C'est J.P.Dionnet, le Rédacteur en chef de Métal qui est responsable de la suite car s'il n'avait pas eu l'idée perverse de passer ces deux pages dans Métal N°6, le câbleur endommagé de l'ingénieur Barnier serait resté pour toujours ce qu'il était en réalité, une machine sans passé, sans avenir, sans queue ni tête! ...
J'avais mis la plume dans l'engrenage, le reste devait suivre ... Les circonstances s'y prêtaient.

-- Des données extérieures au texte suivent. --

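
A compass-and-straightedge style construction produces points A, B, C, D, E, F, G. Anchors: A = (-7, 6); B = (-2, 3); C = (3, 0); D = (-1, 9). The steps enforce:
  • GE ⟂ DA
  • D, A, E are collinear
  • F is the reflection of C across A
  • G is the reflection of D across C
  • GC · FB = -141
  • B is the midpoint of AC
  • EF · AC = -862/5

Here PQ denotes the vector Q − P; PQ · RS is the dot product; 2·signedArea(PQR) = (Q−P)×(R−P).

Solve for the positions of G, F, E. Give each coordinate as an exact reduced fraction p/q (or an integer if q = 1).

1. G_x = 7  [G is the reflection of D across C]
2. G_y = -9  [G is the reflection of D across C]
   → G = (7, -9)
3. F_x = -17  [F is the reflection of C across A]
4. F_y = 12  [F is the reflection of C across A]
   → F = (-17, 12)
5. E_x = -9/5  [D, A, E are collinear ∩ GE ⟂ DA]
6. E_y = 43/5  [D, A, E are collinear ∩ GE ⟂ DA]
   → E = (-9/5, 43/5)

E = (-9/5, 43/5)
F = (-17, 12)
G = (7, -9)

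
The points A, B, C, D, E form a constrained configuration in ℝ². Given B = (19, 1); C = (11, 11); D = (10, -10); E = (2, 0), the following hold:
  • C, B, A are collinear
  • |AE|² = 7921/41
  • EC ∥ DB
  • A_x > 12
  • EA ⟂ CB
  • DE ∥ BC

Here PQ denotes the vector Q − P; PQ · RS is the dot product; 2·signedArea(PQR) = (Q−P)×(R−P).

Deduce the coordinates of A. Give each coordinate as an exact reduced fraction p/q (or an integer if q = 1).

1. A_x = 527/41  [C, B, A are collinear ∩ EA ⟂ CB]
2. A_y = 356/41  [C, B, A are collinear ∩ EA ⟂ CB]
   → A = (527/41, 356/41)

A = (527/41, 356/41)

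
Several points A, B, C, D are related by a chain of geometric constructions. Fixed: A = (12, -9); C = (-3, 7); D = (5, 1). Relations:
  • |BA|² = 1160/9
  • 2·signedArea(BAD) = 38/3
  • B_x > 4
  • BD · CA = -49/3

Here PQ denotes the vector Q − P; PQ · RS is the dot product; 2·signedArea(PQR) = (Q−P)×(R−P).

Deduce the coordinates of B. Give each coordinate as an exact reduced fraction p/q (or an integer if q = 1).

1. B_x = 14/3  [2·signedArea(BAD) = 38/3 ∩ BD · CA = -49/3]
2. B_y = -1/3  [2·signedArea(BAD) = 38/3 ∩ BD · CA = -49/3]
   → B = (14/3, -1/3)

B = (14/3, -1/3)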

J'avais Blueberry à faire qui me prenait beaucoup de temps, et bien d'autre choses encore, et d'autres encore, etc. ... Et cela me semblait bien d'avoir une présence minimum de deux pages dans chaque numéro de Métal...
Le Garage Hermétique de Jerry Cornélius était
parti, et c'est encore presque malgré moi que le Major fit son apparition,
dès le troisième épisode...
Le Garage est donc l'exemple type d'une bande dessinée sans scénario
préétabli ... Chaque fois que la tentation de durcir la ligne
de l'histoire et qu'un but se profilait, je cassais tout et je repartais à
l'aventure ... de plus, d'un mois sur l'autre, il m'arrivais d'oublier ce
que j'avais dessiné dans l'envoi précédent ... d'autres
fois, je ne me souvenais des délais qu'au dernier moment et j'envoyais
deux pages improvisées en une nuit ... Quelle merveille ! Cette bande
n'est donc pas du travail sérieux !...
Cette expérience intéressante est maintenant terminée... en fin de compte, l'histoire s'est bouclée d'une façon presque classique comme dans ces romans d'alcooliques que l'Amérique fabriquait après la deuxième guerre mondiale. Une centaine de page que je contemple maintenant un peu comme un journal intime codé, s'étalant sur trois ans de ma vie, à raison de deux pages par mois. Finalement, je ne suis pas si bavard que ça.
MOEBIUS
P.S. Jerry Cornélius est un personnage crée par le grand Moorcock il y a quelques années et qui s'est promené dans plusieurs nouvelles de différents auteurs de la new-wave anglaise. Je m'étais juré à l'époque de lui consacrer une histoire à mon tour ... c'est fait.